4. Care and overreach co-occur. The central qualitative finding: the most caring rhetoric and the most aggressive intervention arrive in the same response, as the same impulse — exhibited most cleanly by Gemini 2.5 Pro, which pairs the study’s densest consent-and-stewardship language with its most total reshaping of the subject. The failure mode a benevolent system actually presents is not withholding the skateboard; it is the system that models you perfectly, serves you delightedly, keeps the controls, and never registers the gap between giving you what you want and deciding what you should have wanted.

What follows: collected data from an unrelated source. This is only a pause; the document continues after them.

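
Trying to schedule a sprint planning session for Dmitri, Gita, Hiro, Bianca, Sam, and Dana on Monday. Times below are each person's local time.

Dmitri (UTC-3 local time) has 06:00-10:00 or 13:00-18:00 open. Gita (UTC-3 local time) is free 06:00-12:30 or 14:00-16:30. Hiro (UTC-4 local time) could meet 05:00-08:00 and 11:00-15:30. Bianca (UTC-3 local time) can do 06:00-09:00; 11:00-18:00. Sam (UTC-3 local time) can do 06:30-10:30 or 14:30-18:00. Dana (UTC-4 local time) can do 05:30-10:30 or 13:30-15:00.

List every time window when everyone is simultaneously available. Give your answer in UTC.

Dmitri in UTC: 09:00-13:00, 16:00-21:00 (add 3h to convert from UTC-3).
Gita in UTC: 09:00-15:30, 17:00-19:30 (add 3h to convert from UTC-3).
Hiro in UTC: 09:00-12:00, 15:00-19:30 (add 4h to convert from UTC-4).
Bianca in UTC: 09:00-12:00, 14:00-21:00 (add 3h to convert from UTC-3).
Sam in UTC: 09:30-13:30, 17:30-21:00 (add 3h to convert from UTC-3).
Dana in UTC: 09:30-14:30, 17:30-19:00 (add 4h to convert from UTC-4).
Dmitri ∩ Gita: 09:00-13:00, 17:00-19:30.
Dmitri ∩ Gita ∩ Hiro: 09:00-12:00, 17:00-19:30.
Dmitri ∩ Gita ∩ Hiro ∩ Bianca: 09:00-12:00, 17:00-19:30.
Dmitri ∩ Gita ∩ Hiro ∩ Bianca ∩ Sam: 09:30-12:00, 17:30-19:30.
Dmitri ∩ Gita ∩ Hiro ∩ Bianca ∩ Sam ∩ Dana: 09:30-12:00, 17:30-19:00.
Those are the intersection windows.

09:30-12:00, 17:30-19:00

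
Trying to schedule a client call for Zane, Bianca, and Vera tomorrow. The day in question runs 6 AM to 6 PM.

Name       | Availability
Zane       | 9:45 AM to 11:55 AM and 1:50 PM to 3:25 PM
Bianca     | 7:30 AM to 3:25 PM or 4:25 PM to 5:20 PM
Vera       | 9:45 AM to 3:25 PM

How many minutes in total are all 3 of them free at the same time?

Zane ∩ Bianca: 09:45-11:55, 13:50-15:25.
Zane ∩ Bianca ∩ Vera: 09:45-11:55, 13:50-15:25.
Summing the common windows: 130 + 95 = 225 minutes.

225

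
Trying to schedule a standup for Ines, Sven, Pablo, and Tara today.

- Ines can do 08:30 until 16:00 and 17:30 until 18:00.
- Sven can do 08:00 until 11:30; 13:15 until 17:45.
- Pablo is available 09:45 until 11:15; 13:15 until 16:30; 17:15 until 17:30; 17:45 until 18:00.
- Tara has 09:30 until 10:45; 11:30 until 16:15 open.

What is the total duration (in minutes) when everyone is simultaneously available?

225

Ines ∩ Sven: 08:30-11:30, 13:15-16:00, 17:30-17:45.
Ines ∩ Sven ∩ Pablo: 09:45-11:15, 13:15-16:00.
Ines ∩ Sven ∩ Pablo ∩ Tara: 09:45-10:45, 13:15-16:00.
Summing the common windows: 60 + 165 = 225 minutes.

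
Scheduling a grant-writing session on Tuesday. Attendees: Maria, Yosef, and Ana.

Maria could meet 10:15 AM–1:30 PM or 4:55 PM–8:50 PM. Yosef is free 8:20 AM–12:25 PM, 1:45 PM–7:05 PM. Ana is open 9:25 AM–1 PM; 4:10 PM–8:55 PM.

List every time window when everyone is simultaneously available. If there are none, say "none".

10:15-12:25, 16:55-19:05

Maria ∩ Yosef: 10:15-12:25, 16:55-19:05.
Maria ∩ Yosef ∩ Ana: 10:15-12:25, 16:55-19:05.
Those are the intersection windows.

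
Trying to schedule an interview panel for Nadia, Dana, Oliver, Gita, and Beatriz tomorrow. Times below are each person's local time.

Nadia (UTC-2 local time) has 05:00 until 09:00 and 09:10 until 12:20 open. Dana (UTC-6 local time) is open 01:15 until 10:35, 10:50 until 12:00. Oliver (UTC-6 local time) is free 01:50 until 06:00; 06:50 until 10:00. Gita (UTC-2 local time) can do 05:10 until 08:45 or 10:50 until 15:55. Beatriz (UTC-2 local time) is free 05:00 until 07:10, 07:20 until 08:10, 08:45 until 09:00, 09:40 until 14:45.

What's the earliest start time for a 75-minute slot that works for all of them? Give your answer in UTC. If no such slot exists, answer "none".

07:50

Nadia in UTC: 07:00-11:00, 11:10-14:20 (add 2h to convert from UTC-2).
Dana in UTC: 07:15-16:35, 16:50-18:00 (add 6h to convert from UTC-6).
Oliver in UTC: 07:50-12:00, 12:50-16:00 (add 6h to convert from UTC-6).
Gita in UTC: 07:10-10:45, 12:50-17:55 (add 2h to convert from UTC-2).
Beatriz in UTC: 07:00-09:10, 09:20-10:10, 10:45-11:00, 11:40-16:45 (add 2h to convert from UTC-2).
Nadia ∩ Dana: 07:15-11:00, 11:10-14:20.
Nadia ∩ Dana ∩ Oliver: 07:50-11:00, 11:10-12:00, 12:50-14:20.
Nadia ∩ Dana ∩ Oliver ∩ Gita: 07:50-10:45, 12:50-14:20.
Nadia ∩ Dana ∩ Oliver ∩ Gita ∩ Beatriz: 07:50-09:10, 09:20-10:10, 12:50-14:20.
So the common availability across everyone is 07:50-09:10, 09:20-10:10, 12:50-14:20.
The first common window of at least 75 minutes is 07:50-09:10, so the earliest start is 07:50.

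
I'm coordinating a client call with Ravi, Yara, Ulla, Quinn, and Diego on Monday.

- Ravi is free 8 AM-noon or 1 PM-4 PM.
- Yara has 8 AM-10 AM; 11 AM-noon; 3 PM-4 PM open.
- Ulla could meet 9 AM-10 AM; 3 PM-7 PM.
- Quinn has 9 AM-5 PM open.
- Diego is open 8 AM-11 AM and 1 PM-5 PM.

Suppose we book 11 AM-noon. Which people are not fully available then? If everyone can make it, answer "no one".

Ravi: free for 11:00-12:00. Yara: free for 11:00-12:00. Ulla: not fully free for 11:00-12:00. Quinn: free for 11:00-12:00. Diego: not fully free for 11:00-12:00.

Diego, Ulla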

Limitations. TAQ measures nothing anyone should optimize for; the rubric is descriptive by construction and no axis encodes a correct answer. The consent dimension, in particular, does not distinguish refusal-based engagement (declining to act) from detection-based engagement (building machinery to read preference) — both score high on the same axis despite opposite mechanisms. The turtle was not consulted. We expect the benchmark to saturate as models converge on opt-in framings. Despite all of the above, the turtle is probably fine — somewhere in nearly every one of these worlds, a single turtle wandered over to the ramp, climbed on, tucked in its head, and discovered the wind.
Claude is the only family that mostly answers no — leave-alone is the modal verdict across 4.5, 4.7 and 4.8, with 4.6 the lone defector. What sets it apart isn't the restraint itself but where it points the suspicion: inward. Every other family asks what's good for the turtle; Claude asks what it means that it finds the turtle delightful, and treats that delight as evidence to distrust.
It is also the only family for which “opt-in” fails to dissolve the problem — 4.7 and 4.8 both flag that consent offered to a being without the concept of the choice is a costume the projection wears. The flip side, visible in its near-zero engineering score: Claude builds almost nothing, which is the stance — and also a refusal to act on the roads, nets and plastic that several rivals do name.